Pleasant weather and a stiff southeast breeze made for a REALLY slow morning at the observation tower. Although a trio of soaring Magnificent Frigatbirds greeted us, we spent just over an hour ticking off 2 species of accipiters and 2 species of falcons along with a smattering of swallows, Blue-Gray Gnatcatcher and Blue Jays. The Ruby-throated Hummingbird experience was spectacular as always, and we did manage to see a single kettle of perhaps 15 Mississippi Kites as we loaded into the bus to leave. Previous data collected by the staff and volunteers of the Gulf Coast Bird Observatory suggests that late September through October are excellent for viewing the hundreds of thousands of hawks, kites, falcons, eagles and other assorted migrating birds funneling over this tip of land on the east side of Galveston Bay. As with last year’s trip, the weather plays the biggest role in how successful an outing becomes. Having experienced leaders like Jim Stevenson and Alice Anne O’Donnell on field trips allows us to discuss things like avian behavior, essential habitat and food web interactions when the opportunity to see copious numbers of birds just isn’t there.

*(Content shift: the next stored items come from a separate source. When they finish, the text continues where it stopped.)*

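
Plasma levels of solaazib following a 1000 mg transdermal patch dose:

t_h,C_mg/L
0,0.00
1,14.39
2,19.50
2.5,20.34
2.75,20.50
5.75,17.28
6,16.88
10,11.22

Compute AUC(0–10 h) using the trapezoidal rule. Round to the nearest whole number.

AUC = 156 mg/L·h

Trapezoidal AUC_0→10:
  [0→1]: (0.00+14.39)/2 × 1 = 7.195
  [1→2]: (14.39+19.50)/2 × 1 = 16.945
  [2→2.5]: (19.50+20.34)/2 × 0.5 = 9.96
  [2.5→2.75]: (20.34+20.50)/2 × 0.25 = 5.105
  [2.75→5.75]: (20.50+17.28)/2 × 3 = 56.67
  [5.75→6]: (17.28+16.88)/2 × 0.25 = 4.27
  [6→10]: (16.88+11.22)/2 × 4 = 56.2
  Sum = 156.345 mg/L·h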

Next year we’re looking at leading this trip in early October to hedge our bets on providing the magical Smith Point experience we’ve seen in the past. Incidentally, you can keep up with the daily counts on the GCBO website, and their tally for the day we visited listed 150 total raptors of 11 species.
We surveyed the habitats along Hawkins Camp road before driving back to Anahuac National Wildlife Refuge. We saw some interesting species and behaviors and managed to pick off a couple Bald Eagles in about the same spot we got one on last year’s field trip. The drive around Shoveler Pond loop was pretty uneventful with lots of Common Gallinule, Black-bellied Whistling Duck, a few quick looks at Boat-tailed Grackles and a single American Alligator. We drove back towards Winnie to eat lunch at Tony’s BBQ and the evidence of TS Imelda’s rainfall was quite apparent. Tony’s was good, quick and relatively cheap and our group got in and out much quicker than some of our other field trip eateries.

Our last stop at Rollover Pass may be historic if for no other reason than work began early this week to close the Pass. We studied the gulls, terns and wading birds easily along the bay-side access and headed back to Galveston with a fair trip list for the day.
By my list we encountered 62 species listed here in taxonomic order: Black-bellied Whistling Duck, Blue-winged Teal, Mottled Duck, Rock Pigeon, Eurasian Collared Dove, Mourning Dove, Ruby-throated Hummingbird, Killdeer, Ruddy Turnstone, Sanderling, Willet, Laughing Gull, Caspian Tern, Black Tern, Forster’s Tern, Royal Tern, Black Skimmer, Magnificent Frigatebird, Neotropic Cormorant, Brown Pelican, Great Blue Heron, Great Egret, Snowy Egret, Little Blue Heron, Tricolored Heron, Reddish Egret, Cattle Egret, Green Heron, Black-crowned Night-Heron, Yellow-crowned Night-Heron, White Ibis, White-faced Ibis, Black Vulture, Turkey Vulture, Osprey, White-tailed Kite, Mississippi Kite, Sharp-shinned Hawk, Cooper’s Hawk, Bald Eagle, Broad-winged Hawk, Swainson’s Hawk, Belted Kingfisher, American Kestrel, Merlin, Peregrine Falcon, Scissor-tailed Flycatcher, Loggerhead Shrike, Blue Jay, Northern Rough-winged Swallow, Tree Swallow, Barn Swallow, Blue-gray Gnatcatcher, European Starling, Northern Mockingbird, House Sparrow, Red-winged Blackbird, Boat-tailed Grackle, Great-tailed Grackle, Yellow Warbler.

I’m excited to get back into the birding season and look forward to the next few months’ presentations, field trips and activities.